Should you remove staples before pressing?
No, never. Removing staples is considered restoration and triggers the purple label. Staples stay in place through the entire pressing cycle. If a staple is rusty, pressing won't help — and staple replacement is a restorative intervention best avoided.
How long should you wait between pressing and CGC submission?
A minimum of 48 hours after the press, ideally 7 to 14 days. This window ensures the paper's new shape has fully set. A comic pressed and shipped immediately risks partial defect reversion during transit and while waiting in the grading queue.
Does pressing work on modern Marvel and DC comics?
Yes, and it's actually where pressing excels. Modern glossy paper responds very well to moderate heat and combined pressing. Results on Walking Dead, Saga, Amazing Spider-Man post-1990, and Batman post-1989 are consistently strong.

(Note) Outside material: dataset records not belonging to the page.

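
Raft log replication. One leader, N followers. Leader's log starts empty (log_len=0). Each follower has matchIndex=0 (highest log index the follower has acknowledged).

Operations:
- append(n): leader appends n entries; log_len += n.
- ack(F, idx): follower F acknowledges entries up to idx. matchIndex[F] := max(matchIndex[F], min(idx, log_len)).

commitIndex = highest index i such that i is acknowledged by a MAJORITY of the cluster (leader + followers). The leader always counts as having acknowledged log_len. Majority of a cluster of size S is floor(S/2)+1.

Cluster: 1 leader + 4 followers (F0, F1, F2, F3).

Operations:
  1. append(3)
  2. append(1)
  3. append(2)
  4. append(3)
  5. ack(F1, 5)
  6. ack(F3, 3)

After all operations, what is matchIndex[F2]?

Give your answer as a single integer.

Op 1: append 3 -> log_len=3
Op 2: append 1 -> log_len=4
Op 3: append 2 -> log_len=6
Op 4: append 3 -> log_len=9
Op 5: F1 acks idx 5 -> match: F0=0 F1=5 F2=0 F3=0; commitIndex=0
Op 6: F3 acks idx 3 -> match: F0=0 F1=5 F2=0 F3=3; commitIndex=3

Answer: 0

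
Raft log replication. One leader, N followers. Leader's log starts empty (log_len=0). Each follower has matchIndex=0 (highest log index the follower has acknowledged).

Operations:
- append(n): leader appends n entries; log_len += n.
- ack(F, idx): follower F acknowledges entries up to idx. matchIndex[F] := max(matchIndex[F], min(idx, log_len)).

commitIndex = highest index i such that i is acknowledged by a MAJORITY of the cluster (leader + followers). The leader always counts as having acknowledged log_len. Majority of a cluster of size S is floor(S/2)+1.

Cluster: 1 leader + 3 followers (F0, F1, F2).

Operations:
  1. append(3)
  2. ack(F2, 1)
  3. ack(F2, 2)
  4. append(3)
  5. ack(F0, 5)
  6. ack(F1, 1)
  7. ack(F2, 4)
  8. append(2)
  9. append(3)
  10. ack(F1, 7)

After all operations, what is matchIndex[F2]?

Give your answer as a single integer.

Op 1: append 3 -> log_len=3
Op 2: F2 acks idx 1 -> match: F0=0 F1=0 F2=1; commitIndex=0
Op 3: F2 acks idx 2 -> match: F0=0 F1=0 F2=2; commitIndex=0
Op 4: append 3 -> log_len=6
Op 5: F0 acks idx 5 -> match: F0=5 F1=0 F2=2; commitIndex=2
Op 6: F1 acks idx 1 -> match: F0=5 F1=1 F2=2; commitIndex=2
Op 7: F2 acks idx 4 -> match: F0=5 F1=1 F2=4; commitIndex=4
Op 8: append 2 -> log_len=8
Op 9: append 3 -> log_len=11
Op 10: F1 acks idx 7 -> match: F0=5 F1=7 F2=4; commitIndex=5

Answer: 4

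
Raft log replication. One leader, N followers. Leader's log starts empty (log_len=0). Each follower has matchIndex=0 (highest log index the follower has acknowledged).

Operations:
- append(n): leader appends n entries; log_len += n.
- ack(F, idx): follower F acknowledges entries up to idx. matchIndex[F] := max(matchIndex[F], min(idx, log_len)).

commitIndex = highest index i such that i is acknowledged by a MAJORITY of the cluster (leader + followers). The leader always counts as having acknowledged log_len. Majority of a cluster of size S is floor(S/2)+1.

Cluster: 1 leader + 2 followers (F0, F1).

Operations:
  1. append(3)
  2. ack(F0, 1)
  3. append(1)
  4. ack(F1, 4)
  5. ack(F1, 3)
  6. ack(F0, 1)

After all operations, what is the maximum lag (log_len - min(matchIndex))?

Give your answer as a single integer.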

Can you press a CGC-graded comic?
You first have to crack the slab (crack case), which is reversible but voids the guarantee. See when and why to crack a CGC case. Then press it, then resubmit for grading. The operation doubles costs and only makes sense if the expected grade improvement is at least 0.4 points above the current grade.
Which comics should you never press yourself?
Any comic worth more than $200 raw, any Golden Age book (paper too fragile), any comic with water damage or mold, any TPB or hardcover, any perfect-bound comic. The rule of thumb: if the raw value exceeds 10x the cost of a professional press, use a pro.